Всё же главной особенностью критических замечаний и указаний, агрегированных в этих документах партийно-советского режима, следует признать их нарочитую противоречивость и многозначность. Полиэтническая идея воссоздания не «русской истории», а «истории Руси» с учётом истории народов, входящих в СССР (включая даже татар, башкир, мордву, чувашей), на основе «марксистского объяснения», конфликтовала с русоцентристскими подходами, утверждавшимися в этих документах, а также с положениями, которые было немыслимо представить в боевой марксистской историографии 1920-х — начала 1930-х гг.: о попытках Петра цивилизовать современную ему Россию, о прогрессивном значении введения христианства на Руси и деятельности монастырей и т. д.

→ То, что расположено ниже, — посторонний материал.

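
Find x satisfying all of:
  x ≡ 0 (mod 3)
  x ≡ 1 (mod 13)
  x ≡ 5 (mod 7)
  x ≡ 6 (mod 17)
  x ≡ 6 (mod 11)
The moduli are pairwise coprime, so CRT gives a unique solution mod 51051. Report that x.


Product of moduli M = 3 · 13 · 7 · 17 · 11 = 51051.
Merge one congruence at a time:
  Start: x ≡ 0 (mod 3).
  Combine with x ≡ 1 (mod 13); new modulus lcm = 39.
    Write x = 0 + 3·t and substitute into x ≡ 1 (mod 13): 3·t ≡ 1 − 0 = 1 (mod 13).
    The inverse of 3 mod 13 is 9 (since 3·9 = 27 = 2·13 + 1), so t ≡ 9·1 = 9 ≡ 9 (mod 13).
    Then x = 0 + 3·9 = 27, valid modulo lcm(3, 13) = 39: x ≡ 27 (mod 39).
  Combine with x ≡ 5 (mod 7); new modulus lcm = 273.
    Write x = 27 + 39·t and substitute into x ≡ 5 (mod 7): 39·t ≡ 5 − 27 = -22 (mod 7).
    Reduce coefficients mod 7: 4·t ≡ 6 (mod 7).
    The inverse of 4 mod 7 is 2 (since 4·2 = 8 = 1·7 + 1), so t ≡ 2·6 = 12 ≡ 5 (mod 7).
    Then x = 27 + 39·5 = 222, valid modulo lcm(39, 7) = 273: x ≡ 222 (mod 273).
  Combine with x ≡ 6 (mod 17); new modulus lcm = 4641.
    Write x = 222 + 273·t and substitute into x ≡ 6 (mod 17): 273·t ≡ 6 − 222 = -216 (mod 17).
    Reduce coefficients mod 17: 1·t ≡ 5 (mod 17).
    So t ≡ 5 (mod 17).
    Then x = 222 + 273·5 = 1587, valid modulo lcm(273, 17) = 4641: x ≡ 1587 (mod 4641).
  Combine with x ≡ 6 (mod 11); new modulus lcm = 51051.
    Write x = 1587 + 4641·t and substitute into x ≡ 6 (mod 11): 4641·t ≡ 6 − 1587 = -1581 (mod 11).
    Reduce coefficients mod 11: 10·t ≡ 3 (mod 11).
    The inverse of 10 mod 11 is 10 (since 10·10 = 100 = 9·11 + 1), so t ≡ 10·3 = 30 ≡ 8 (mod 11).
    Then x = 1587 + 4641·8 = 38715, valid modulo lcm(4641, 11) = 51051: x ≡ 38715 (mod 51051).
Verify against each original: 38715 mod 3 = 0, 38715 mod 13 = 1, 38715 mod 7 = 5, 38715 mod 17 = 6, 38715 mod 11 = 6.

x ≡ 38715 (mod 51051).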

Причём это касалось не только содержательной стороны историописания, но и его формы. Постановление от 16 мая 1934 года ориентирует на изложение гражданской истории в «живой, занимательной форме». Постановление жюри комиссии по конкурсу на лучший учебник по истории уже порицает «большинство авторов», которые описывают эпоху социалистического строительства в СССР «больше восклицательными знаками, кликами восхищения и разного рода трогательными анекдотами, песенками и общими характеристиками» {12}. Указание на «живую занимательную форму» — в лучшем случае невольная дань традиционным представлениям о пособиях по истории. Эта «форма» никак не вписывалась в утверждавшийся Большой стиль «мужественного оптимизма» и «монументальности», не оставлявший места занимательности и сантиментам. Если их и использовали, то только дозировано и в исключительных случаях. Эта идеологическая и стилистическая неопределённость, кроме того, что она являлась составной частью сталинской политики, в предвоенные годы использовалась для обоснования массовой кадровой «выбраковки» в научной сфере.
Разворот в сторону державно-патриотической идеи обесценивал достижения советской марксистской историографии. Фигура Покровского, являвшаяся символом большевистско-партийной науки, подлежала низвержению с пьедестала. Тем более, что для Сталина, входившего в роль живого классика и основоположника советской науки, был неприемлем канонизированный образ «всемирно известного учёного-коммуниста», «виднейшего организатора и руководителя нашего теоретического фронта» — такие характеристики Покровского содержались в сообщении ЦК ВКП(б) о смерти историка в 1932 году. Вместе с наследием Покровского обрекались на дисквалификацию с позиций национал-большевизма все произведения историков-марксистов. Включая тех, которые начинали работать до 1917 года. Все эти историки, по сути дела, подпадали под понятие «школы Покровского» — понятие, введённое сталинскими идеологами вполне функционально.